I was a founding member of Red Herring Theatre in 1992, at the Milo Arts Center. I was in Waiting for Godot with Michael Herring. That was a particularly great experience. And I was also a founding member of MadLab in 1997.
GCAC: What types of projects do you find most fulfilling? Is there any one production that stands out in particular for you?
RS: In the early ’90s, my first show with CATCO was actually their very last show at their Park Street location, where Columbus Children’s Theatre is now. It was a production of Below the Belt. It was just me and Geoffrey Nelson and Jonathan Putnam—just the three of us. I remember thinking ‘I have arrived!’ And [Michael] Grossberg or [Frank] Gabrenya…I think it was Grossberg…said in his review of the show that “Stadler holds his own with Nelson and Putnam.” For local theatre it couldn’t really get any better than that for me.
GCAC: You dabble in a number of different art forms. Can you tell us a bit about that?
RS: What do they say? ‘A jack of all trades and master of none.’ I was more interested in movies and special effects and filmmaking before I got into acting. I enjoy the craft of making movies. I’m sort of a closet filmmaker, but I never had the money for any big projects. I know what really drives a project creatively is vision, but there’s also the money.
I love playing with my voice, imitating accents. I’ve done some professional voice-over work for commercials, but I’d much rather do stuff like books on tape, instructional videos, narration.
I’ve worked with set design, though I’ve never been a set designer. If someone tells me a project needs to look like ‘this’—I can do that. I’ve done work in people’s homes, faux finishes, that kind of stuff.

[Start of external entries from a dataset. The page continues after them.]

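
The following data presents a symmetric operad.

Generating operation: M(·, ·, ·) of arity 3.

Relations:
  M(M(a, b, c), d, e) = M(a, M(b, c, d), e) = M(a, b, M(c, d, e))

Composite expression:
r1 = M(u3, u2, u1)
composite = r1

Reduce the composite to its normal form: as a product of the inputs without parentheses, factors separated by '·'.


u3 · u2 · u1

All parenthesizations of M agree; list the u-inputs left to right.
M(u3, u2, u1) reduces to u3 · u2 · u1


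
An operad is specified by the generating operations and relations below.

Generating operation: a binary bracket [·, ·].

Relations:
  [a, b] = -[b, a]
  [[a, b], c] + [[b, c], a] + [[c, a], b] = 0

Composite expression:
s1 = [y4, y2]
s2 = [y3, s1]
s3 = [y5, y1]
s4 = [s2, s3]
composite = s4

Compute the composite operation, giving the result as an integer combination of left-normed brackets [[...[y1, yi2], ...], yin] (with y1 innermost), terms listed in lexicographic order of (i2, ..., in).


Left-normed coefficients sit on the y1-initial expansion words.
Composite bracket: [[y3, [y4, y2]], [y5, y1]]
Expanding via [a, b] = ab - ba: 16 signed words (2^4 = 16).
Collect the words opening with y1:
  y1y5y2y4y3 appears with sign +1, giving the term +[[[[y1, y5], y2], y4], y3]
  y1y5y3y2y4 appears with sign -1, giving the term -[[[[y1, y5], y3], y2], y4]
  y1y5y3y4y2 appears with sign +1, giving the term +[[[[y1, y5], y3], y4], y2]
  y1y5y4y2y3 appears with sign -1, giving the term -[[[[y1, y5], y4], y2], y3]

[[[[y1, y5], y2], y4], y3] - [[[[y1, y5], y3], y2], y4] + [[[[y1, y5], y3], y4], y2] - [[[[y1, y5], y4], y2], y3]


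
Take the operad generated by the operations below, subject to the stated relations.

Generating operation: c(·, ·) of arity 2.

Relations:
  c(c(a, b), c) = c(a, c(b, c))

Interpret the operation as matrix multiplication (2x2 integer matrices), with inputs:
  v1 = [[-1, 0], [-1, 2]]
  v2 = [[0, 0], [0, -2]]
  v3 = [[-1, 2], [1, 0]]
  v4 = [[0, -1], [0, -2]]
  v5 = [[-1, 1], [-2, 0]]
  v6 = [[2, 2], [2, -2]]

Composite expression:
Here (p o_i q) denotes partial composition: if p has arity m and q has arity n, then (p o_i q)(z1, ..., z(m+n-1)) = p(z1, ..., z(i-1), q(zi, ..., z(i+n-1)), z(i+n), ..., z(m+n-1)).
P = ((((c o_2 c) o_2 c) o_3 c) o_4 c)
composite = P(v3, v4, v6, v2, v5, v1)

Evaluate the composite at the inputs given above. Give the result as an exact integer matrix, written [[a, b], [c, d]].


[[-24, 0], [-8, 0]]

c(v2, v5) = [[0, 0], [4, 0]]
c(v6, c(v2, v5)) = [[8, 0], [-8, 0]]
c(v4, c(v6, c(v2, v5))) = [[8, 0], [16, 0]]
c(c(v4, c(v6, c(v2, v5))), v1) = [[-8, 0], [-16, 0]]
c(v3, c(c(v4, c(v6, c(v2, v5))), v1)) = [[-24, 0], [-8, 0]]


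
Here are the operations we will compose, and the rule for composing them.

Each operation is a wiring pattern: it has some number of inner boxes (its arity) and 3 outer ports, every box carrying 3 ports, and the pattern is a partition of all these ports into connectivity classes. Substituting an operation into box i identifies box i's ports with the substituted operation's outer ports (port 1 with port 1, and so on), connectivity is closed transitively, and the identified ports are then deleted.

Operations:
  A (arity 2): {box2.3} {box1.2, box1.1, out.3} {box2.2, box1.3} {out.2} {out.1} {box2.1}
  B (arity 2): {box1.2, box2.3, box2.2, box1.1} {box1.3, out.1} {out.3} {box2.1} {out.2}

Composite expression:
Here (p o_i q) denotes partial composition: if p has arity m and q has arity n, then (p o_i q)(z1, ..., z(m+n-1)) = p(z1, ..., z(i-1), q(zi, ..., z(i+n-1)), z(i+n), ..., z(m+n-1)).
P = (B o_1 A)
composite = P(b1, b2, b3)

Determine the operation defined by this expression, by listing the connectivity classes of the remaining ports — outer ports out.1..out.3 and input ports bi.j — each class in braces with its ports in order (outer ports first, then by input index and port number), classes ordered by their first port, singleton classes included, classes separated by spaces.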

I’ve created quite a few theater posters. I love doing poster art. I’d do ones for plays I was in or for other local productions. I’ve worked with Pat Durkin, a local artist. Durkin designs specialty carpets. They’re like puzzle pieces, cut by hand, glued together and put on a special backing. I’ve never seen anyone doing anything like it around. I’ve worked with him since ’83. And I’ve always been his graphics guy for his promotion and other projects.
As often as not, I think of myself as a mimic, an imitator of sorts. Whether I’m drawing or doing voice stuff, I’m pretty much imitating. But I try to make it my own.
GCAC: Any theater projects coming up?
RS: Recently I’ve been working with the Drama Foundry. It’s a writers’ workshop that meets up at the Upper Arlington Library one Saturday a month. Different writers hire actors to read excerpts from their works. Tomorrow I’m reading a two-hour play—with no rehearsal! That’s funny to me. When an actor goes in to a workshop like this, they usually expect to do a 10-15 minute discussion. But this is two hours! I had to arrange for a rehearsal tonight. This is about New York people; I might have to do an accent.
If I didn’t rehearse, this other actor and I would be just meeting each other and just saying these lines for the first time and it wouldn’t meet the purpose of giving the author the chance to hear how it will sound. If we were doing it onstage, we’d have been rehearsing for four or five weeks. I think non-writers…I don’t know…actors can’t just perform magically. They might make it look easy, but it’s not easy. You do the practice just like everything else in life. You work hard to make it look easy.
When I’m not working in plays, it’s not like I have this feeling of ‘oh, I wish I could be doing something!’ I think I’ll go through this summer without acting. I’ll go watch and enjoy some plays instead of being in them.